Cameroun : les ravisseurs ont-ils reçu une rançon?
La France a pour doctrine de ne jamais verser de rançon. Mais elle pourrait avoir fait une exception pour la famille Moulin-Fournier.
Les sept otages français étaient supposés être retenus au Nigeria, mais la bonne nouvelle est venue du Cameroun, via un communiqué présidentiel lu sur les ondes de la radio nationale. "Les sept otages français enlevés le 19 février 2013 à Dabanga (nord) ont été rendus cette nuit aux autorités camerounaises." Une annonce déroutante dans une prise d'otages qui, depuis le début, ne cesse de surprendre et pose une nouvelle question : les ravisseurs ont-ils été payés ?
Piste crapuleuse
A lire le communiqué de la présidence camerounaise, ce ne sont donc pas des forces spéciales, françaises ou camerounaises, qui ont libéré les otages, comme cela avait été tenté en Somalie. Ils ont bien été "rendus" après des négociations.
Pour un ancien de la DGSE, cette libération au Cameroun "confirmerait la piste criminelle locale de l'enlèvement crapuleux plutôt qu'une quelconque action terroriste". Le nord du Cameroun, comme la Centrafrique et le sud du Tchad, est une région déconseillée aux voyageurs car écumée par des coupeurs de routes. Ces bandes armées dressent des barrages et détroussent, enlèvent, violent, voire assassinent les voyageurs. La famille Moulin-Fournier a ainsi été interceptée par des hommes juchés sur quatre motos et armés de kalachnikovs. La piste crapuleuse était aussi évoquée par la lettre spécialisée La Lettre A, qui annonçait, à juste titre, une libération imminente et indiquait que "le rapt relèverait d'une opération plus crapuleuse que politique".
Boko Haram à sec
La piste terroriste n'a "jamais été très consistante", ajoute l'ancien de la DGSE. La mouvance islamiste nigériane Boko Haram et le groupe dissident spécialisé dans les enlèvements Ansaru ont été rapidement évoqués. Il a fallu attendre presque une semaine avant qu'une première vidéo de Boko Haram ne vienne revendiquer l'enlèvement. Deux autres suivront. Une surprise : c'est la première fois que la secte enlève des étrangers. En effet, Boko Haram s'en prend surtout aux chrétiens nigérians et aux représentants de l'autorité dans le nord du Nigeria.

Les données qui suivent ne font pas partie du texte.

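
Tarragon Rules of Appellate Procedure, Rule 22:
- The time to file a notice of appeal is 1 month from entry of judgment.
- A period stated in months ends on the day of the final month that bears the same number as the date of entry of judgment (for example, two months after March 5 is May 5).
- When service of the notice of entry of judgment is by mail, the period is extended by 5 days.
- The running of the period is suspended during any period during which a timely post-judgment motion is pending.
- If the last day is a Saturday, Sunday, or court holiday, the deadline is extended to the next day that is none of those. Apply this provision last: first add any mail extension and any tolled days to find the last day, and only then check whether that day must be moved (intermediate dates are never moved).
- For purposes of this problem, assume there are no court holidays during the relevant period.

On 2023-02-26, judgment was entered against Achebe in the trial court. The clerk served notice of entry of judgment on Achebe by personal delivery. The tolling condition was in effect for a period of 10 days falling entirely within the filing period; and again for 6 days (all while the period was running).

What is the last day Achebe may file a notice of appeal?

April 11, 2023

1 month after 2023-02-26 is March 26, 2023.
Service was not by mail, so no mail extension applies.
Tolling adds 10 days: March 26, 2023 + 10 days = April 5, 2023.
Tolling adds 6 days: April 5, 2023 + 6 days = April 11, 2023.
April 11, 2023 is a Tuesday and not a court holiday, so no extension applies.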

Or cette nouveauté trouve peut-être son origine dans un besoin de renflouer les caisses. Bon connaisseur de Boko Haram à l'Iris (Institut de relations internationales et stratégiques), Laurent de Castelli, joint par francetv info, explique que l'organisation pourrait rencontrer "des problèmes financiers". Au début des années 2000, la secte islamiste tirait en partie son financement des sympathies d'hommes politiques locaux. Mais après la mort de son premier leader en 2009, la mouvance a connu une dérive mafieuse et s'est radicalisée, jusqu'à devenir infréquentable. "Certains n'ont plus voulu poursuivre leur financement, voyant que le mouvement se radicalisait et que la situation leur échappait", explique Laurent de Castelli.
Rançon ou libération de prisonniers ?
Du coup, les ravisseurs sont-ils parvenus à extorquer une rançon à la France ou à GDF Suez, l'employeur de Tanguy Moulin-Fournier ? François Hollande a répondu que des "contacts" avaient permis d'"obtenir la liberté". Questionné par des journalistes à l'issue d'une conférence de presse, il a soutenu que la France "ne cède pas sur les principes" : le "non-versement par la France de rançons".

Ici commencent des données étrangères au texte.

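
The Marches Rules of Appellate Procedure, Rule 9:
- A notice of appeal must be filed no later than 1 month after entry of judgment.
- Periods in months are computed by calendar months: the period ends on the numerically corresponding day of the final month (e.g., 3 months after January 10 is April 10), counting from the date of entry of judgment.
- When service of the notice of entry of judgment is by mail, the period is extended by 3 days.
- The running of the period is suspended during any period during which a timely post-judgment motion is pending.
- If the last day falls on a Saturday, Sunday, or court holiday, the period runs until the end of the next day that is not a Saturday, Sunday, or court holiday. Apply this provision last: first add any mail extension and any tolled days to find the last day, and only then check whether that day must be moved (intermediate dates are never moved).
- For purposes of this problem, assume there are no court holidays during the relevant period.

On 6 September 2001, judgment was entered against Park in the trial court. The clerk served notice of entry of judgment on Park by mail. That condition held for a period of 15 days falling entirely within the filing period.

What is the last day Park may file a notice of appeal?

1 month after 6 September 2001 is October 6, 2001.
Service was by mail, adding 3 days: October 6, 2001 + 3 days = October 9, 2001.
Tolling adds 15 days: October 9, 2001 + 15 days = October 24, 2001.
October 24, 2001 is a Wednesday and not a court holiday, so no extension applies.

October 24, 2001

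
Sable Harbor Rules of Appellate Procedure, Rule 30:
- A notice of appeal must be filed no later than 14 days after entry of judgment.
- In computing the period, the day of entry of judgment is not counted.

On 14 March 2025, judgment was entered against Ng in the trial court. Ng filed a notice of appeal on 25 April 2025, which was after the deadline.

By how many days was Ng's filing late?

28 days

14 days after 14 March 2025 is March 28, 2025.
The deadline is March 28, 2025; from March 28, 2025 to April 25, 2025 is 28 days.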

En effet, Paris affirmait récemment ne pas négocier avec les terroristes. Avec une multiplication des prises d'otages, Paris a clairement laissé entendre que l'exception française de la gestion des otages avait vécu. Plus question de payer, surtout Al-Qaïda au Maghreb islamique, contre qui la France est en guerre. Y a-t-il eu une exception pour Boko Haram, qui reste un problème confiné au Nigeria ? "Il semblerait que la France n'ait pas complètement renoncé à payer des rançons", glisse l'ancien de la DGSE. Dans son communiqué, la présidence camerounaise remercie d'ailleurs "les gouvernements du Nigeria et de la France pour leur aide". Une bonne connaisseuse de la région n'imagine pas non plus qu'il n'y ait pas eu de contrepartie et estime que "la France joue un jeu dangereux".
A moins qu'une autre solution n'ait été trouvée. Laurent de Castelli rappelle que les preneurs d'otage avaient aussi réclamé "la libération des femmes et des enfants des membres de Boko Haram détenus au Nigeria et au Cameroun". Le président nigérian, Goodluck Jonathan, a aussi montré des signes de détente en acceptant d'envisager une amnistie des membres de Boko Haram.